From The Physics arXiv Blog:

There's something exciting afoot in the world of cosmology. Last month, Roger Penrose at the University of Oxford and Vahe Gurzadyan at Yerevan State University in Armenia announced that they had found patterns of concentric circles in the cosmic microwave background, the echo of the Big Bang.

This, they say, is exactly what you'd expect if the universe were eternally cyclical. By that, they mean that each cycle ends with a big bang that starts the next cycle. In this model, the universe is a kind of cosmic Russian Doll, with all previous universes contained within the current one.

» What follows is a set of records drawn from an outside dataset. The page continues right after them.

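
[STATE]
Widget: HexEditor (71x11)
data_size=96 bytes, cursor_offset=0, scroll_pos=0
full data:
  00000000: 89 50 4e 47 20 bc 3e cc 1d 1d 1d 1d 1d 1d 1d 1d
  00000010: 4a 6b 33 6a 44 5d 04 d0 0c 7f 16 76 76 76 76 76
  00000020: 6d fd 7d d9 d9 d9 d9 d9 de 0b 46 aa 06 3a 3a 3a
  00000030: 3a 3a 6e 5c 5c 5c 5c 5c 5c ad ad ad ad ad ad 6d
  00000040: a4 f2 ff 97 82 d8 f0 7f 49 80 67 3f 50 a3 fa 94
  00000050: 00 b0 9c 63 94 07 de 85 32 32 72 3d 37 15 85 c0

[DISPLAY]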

That's an extraordinary discovery: evidence of something that occurred before the (conventional) Big Bang.

Today, another group says they've found something else in the echo of the Big Bang. These guys start with a different model of the universe called eternal inflation. In this way of thinking, the universe we see is merely a bubble in a much larger cosmos. This cosmos is filled with other bubbles, all of which are other universes where the laws of physics may be dramatically different to ours.

These bubbles probably had a violent past, jostling together and leaving "cosmic bruises" where they touched. If so, these bruises ought to be visible today in the cosmic microwave background.

Now Stephen Feeney at University College London and a few pals say they've found tentative evidence of this bruising in the form of circular patterns in cosmic microwave background. In fact, they've found four bruises, implying that our universe must have smashed into other bubbles at least four times in the past.

Again, this is an extraordinary result: the first evidence of universes beyond our own.